All things considered, in the present case the SCC recognized that the protection of confidential sources “is closely aligned with the role of ‘the freedom of the press…’” Furthermore, the “democratic deficit in the transparency and accountability of our public institutions” and the important role journalism plays in providing some level of transparency is acknowledged. However, it is ruled that “the “leak” of a forged document undermines rather than advances achievement of the purpose of the privilege claimed by the media in the public interest.” The competing interest to press freedom is the public interest in getting to the truth of the alleged forgery. This was held to outweigh the former. Thus, “[t]he bottom line is that no journalist can give a source a total assurance of confidentiality.”

The Court Orders were not Unreasonable under s. 8 of the Charter

Finally, the SCC dealt with the issue of the warrant and assistance order obtained by the RCMP authorizing a search of the National Post premises with the compelled aid of the editor-in-chief. Section 8 of the Charter states that “[e]veryone has the right to be secure against unreasonable search and seizure.” The National Post argued that the media enjoys a “special position” in relation to searches by authorities. Hence, the RCMP was obligated to provide notice of the warrant and assistance order.

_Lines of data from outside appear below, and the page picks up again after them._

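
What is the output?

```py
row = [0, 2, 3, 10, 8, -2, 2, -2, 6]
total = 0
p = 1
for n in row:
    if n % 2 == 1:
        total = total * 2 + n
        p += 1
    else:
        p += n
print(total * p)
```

78

n=0: not odd; p=1
n=2: not odd; p=3
n=3: odd, total = 0*2+3 = 3; p=4
n=10: not odd; p=14
n=8: not odd; p=22
n=-2: not odd; p=20
n=2: not odd; p=22
n=-2: not odd; p=20
n=6: not odd; p=26
total*p = 3*26 = 78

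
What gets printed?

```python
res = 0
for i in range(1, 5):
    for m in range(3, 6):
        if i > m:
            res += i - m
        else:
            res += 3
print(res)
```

i=1,m=3: not 1>3, res = 0+3 = 3
i=1,m=4: not 1>4, res = 3+3 = 6
i=1,m=5: not 1>5, res = 6+3 = 9
i=2,m=3: not 2>3, res = 9+3 = 12
i=2,m=4: not 2>4, res = 12+3 = 15
i=2,m=5: not 2>5, res = 15+3 = 18
i=3,m=3: not 3>3, res = 18+3 = 21
i=3,m=4: not 3>4, res = 21+3 = 24
i=3,m=5: not 3>5, res = 24+3 = 27
i=4,m=3: 4>3, res = 27+1 = 28
i=4,m=4: not 4>4, res = 28+3 = 31
i=4,m=5: not 4>5, res = 31+3 = 34

34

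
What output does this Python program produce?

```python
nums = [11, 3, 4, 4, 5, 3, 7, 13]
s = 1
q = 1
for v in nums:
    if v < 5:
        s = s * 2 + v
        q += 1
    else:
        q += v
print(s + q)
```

108

v=11: not <5; q=12
v=3: <5, s = 1*2+3 = 5; q=13
v=4: <5, s = 5*2+4 = 14; q=14
v=4: <5, s = 14*2+4 = 32; q=15
v=5: not <5; q=20
v=3: <5, s = 32*2+3 = 67; q=21
v=7: not <5; q=28
v=13: not <5; q=41
s+q = 67+41 = 108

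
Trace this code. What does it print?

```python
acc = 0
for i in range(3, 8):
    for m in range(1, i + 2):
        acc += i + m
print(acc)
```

270

i=3,m=1: acc = 0+4 = 4
i=3,m=2: acc = 4+5 = 9
i=3,m=3: acc = 9+6 = 15
i=3,m=4: acc = 15+7 = 22
i=4,m=1: acc = 22+5 = 27
i=4,m=2: acc = 27+6 = 33
i=4,m=3: acc = 33+7 = 40
i=4,m=4: acc = 40+8 = 48
i=4,m=5: acc = 48+9 = 57
i=5,m=1: acc = 57+6 = 63
i=5,m=2: acc = 63+7 = 70
i=5,m=3: acc = 70+8 = 78
i=5,m=4: acc = 78+9 = 87
i=5,m=5: acc = 87+10 = 97
i=5,m=6: acc = 97+11 = 108
i=6,m=1: acc = 108+7 = 115
i=6,m=2: acc = 115+8 = 123
i=6,m=3: acc = 123+9 = 132
i=6,m=4: acc = 132+10 = 142
i=6,m=5: acc = 142+11 = 153
i=6,m=6: acc = 153+12 = 165
i=6,m=7: acc = 165+13 = 178
i=7,m=1: acc = 178+8 = 186
i=7,m=2: acc = 186+9 = 195
i=7,m=3: acc = 195+10 = 205
i=7,m=4: acc = 205+11 = 216
i=7,m=5: acc = 216+12 = 228
i=7,m=6: acc = 228+13 = 241
i=7,m=7: acc = 241+14 = 255
i=7,m=8: acc = 255+15 = 270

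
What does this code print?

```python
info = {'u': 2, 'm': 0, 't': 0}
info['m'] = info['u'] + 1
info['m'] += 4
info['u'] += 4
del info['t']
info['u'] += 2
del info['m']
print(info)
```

info['m'] = info['u']+1 = 3 → {'u': 2, 'm': 3, 't': 0}
info['m'] = 3+4 = 7 → {'u': 2, 'm': 7, 't': 0}
info['u'] = 2+4 = 6 → {'u': 6, 'm': 7, 't': 0}
del 't' → {'u': 6, 'm': 7}
info['u'] = 6+2 = 8 → {'u': 8, 'm': 7}
del 'm' → {'u': 8}

{'u': 8}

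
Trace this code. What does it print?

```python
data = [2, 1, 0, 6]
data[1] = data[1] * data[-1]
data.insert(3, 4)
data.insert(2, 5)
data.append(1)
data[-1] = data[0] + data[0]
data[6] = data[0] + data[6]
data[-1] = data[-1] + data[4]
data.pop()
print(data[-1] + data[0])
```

data[1] = data[1]*data[-1] = 1*6 = 6 → [2, 6, 0, 6]
insert 4 at 3 → [2, 6, 0, 4, 6]
insert 5 at 2 → [2, 6, 5, 0, 4, 6]
append 1 → [2, 6, 5, 0, 4, 6, 1]
data[-1] = data[0]+data[0] = 2+2 = 4 → [2, 6, 5, 0, 4, 6, 4]
data[6] = data[0]+data[6] = 2+4 = 6 → [2, 6, 5, 0, 4, 6, 6]
data[-1] = data[-1]+data[4] = 6+4 = 10 → [2, 6, 5, 0, 4, 6, 10]
pop() removes 10 → [2, 6, 5, 0, 4, 6]
data[-1]+data[0] = 6+2 = 8

8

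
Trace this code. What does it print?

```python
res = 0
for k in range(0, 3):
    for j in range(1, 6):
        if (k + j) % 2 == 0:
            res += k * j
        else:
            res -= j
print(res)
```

-3

k=0,j=1: odd sum, res = 0-1 = -1
k=0,j=2: even sum, res = (-1)+0 = -1
k=0,j=3: odd sum, res = (-1)-3 = -4
k=0,j=4: even sum, res = (-4)+0 = -4
k=0,j=5: odd sum, res = (-4)-5 = -9
k=1,j=1: even sum, res = (-9)+1 = -8
k=1,j=2: odd sum, res = (-8)-2 = -10
k=1,j=3: even sum, res = (-10)+3 = -7
k=1,j=4: odd sum, res = (-7)-4 = -11
k=1,j=5: even sum, res = (-11)+5 = -6
k=2,j=1: odd sum, res = (-6)-1 = -7
k=2,j=2: even sum, res = (-7)+4 = -3
k=2,j=3: odd sum, res = (-3)-3 = -6
k=2,j=4: even sum, res = (-6)+8 = 2
k=2,j=5: odd sum, res = 2-5 = -3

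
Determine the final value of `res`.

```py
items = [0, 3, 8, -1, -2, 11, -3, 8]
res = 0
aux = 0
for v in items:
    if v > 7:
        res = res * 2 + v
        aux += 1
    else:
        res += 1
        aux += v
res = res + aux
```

88

v=0: not >7, res = 0+1 = 1; aux=0
v=3: not >7, res = 1+1 = 2; aux=3
v=8: >7, res = 2*2+8 = 12; aux=4
v=-1: not >7, res = 12+1 = 13; aux=3
v=-2: not >7, res = 13+1 = 14; aux=1
v=11: >7, res = 14*2+11 = 39; aux=2
v=-3: not >7, res = 39+1 = 40; aux=-1
v=8: >7, res = 40*2+8 = 88; aux=0
res+aux = 88+0 = 88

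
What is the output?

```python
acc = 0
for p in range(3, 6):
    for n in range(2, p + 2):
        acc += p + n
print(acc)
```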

The SCC determined that the issuing judge has the discretion to conclude at what stage in the process notice is required. A judge can proceed ex parte or a judge can exercise his or her discretion to provide notice to the targeted party of an application to obtain a warrant. Thus, the National Post would have had the opportunity to argue against the orders before they were issued.

To clarify, a judge has the discretion to proceed ex parte; or once the orders are issued, to provide adequate notice before they are executed. Adequate notice in the present case was one month from when the orders were issued. This period, the court reasoned, provided ample opportunity for the National Post to “move to quash it before any seizure occurred.” Furthermore, the judge has the discretion to insert “adequate terms…in any warrant to protect the special position of the media, and to permit the media ample time and opportunity to point out why…the warrant should be set aside.” In this case, the orders were held to be reasonable under s. 8; I will not discuss the reasoning on this element of the case in this post.


To conclude, a pledge of journalist-source confidentiality is only as good as the judiciary deems it to be, and a constitutionally entrenched immunity has been rejected. Unfortunately, only Justice Abella appears to accurately weigh the competing interests presented. Regarding journalist-source confidentiality, the Justice departed from the majority on the application of the fourth Wigmore criterion. Justice Abella asserted that injury to the journalist-source relationship is greater than the potential benefit “from the disclosure of the documents” especially considering that extracting physical evidence leading to the source at this point is questionable. Accordingly, Justice Abella reasoned that “[t]he remote possibility of resolving the debt forgery is far from sufficiently significant to outweigh the public benefit in protecting a rigorously thorough and responsible press.” Ultimately, Abella agreed with the majority’s employ of the common law test on a case-by-case basis, while rejecting a constitutionally entrenched journalist-source confidentiality privilege under s. 2(b) of the Charter.

On the related issue of notice under s. 8, Justice Abella held that the media is entitled to notice when a respective search warrant and similar order is sought, not merely after it has been issued. What’s more, “[a] search warrant of media premises is a particularly serious intrusion, and a decision should not be made about its propriety without submissions from the party most affected.”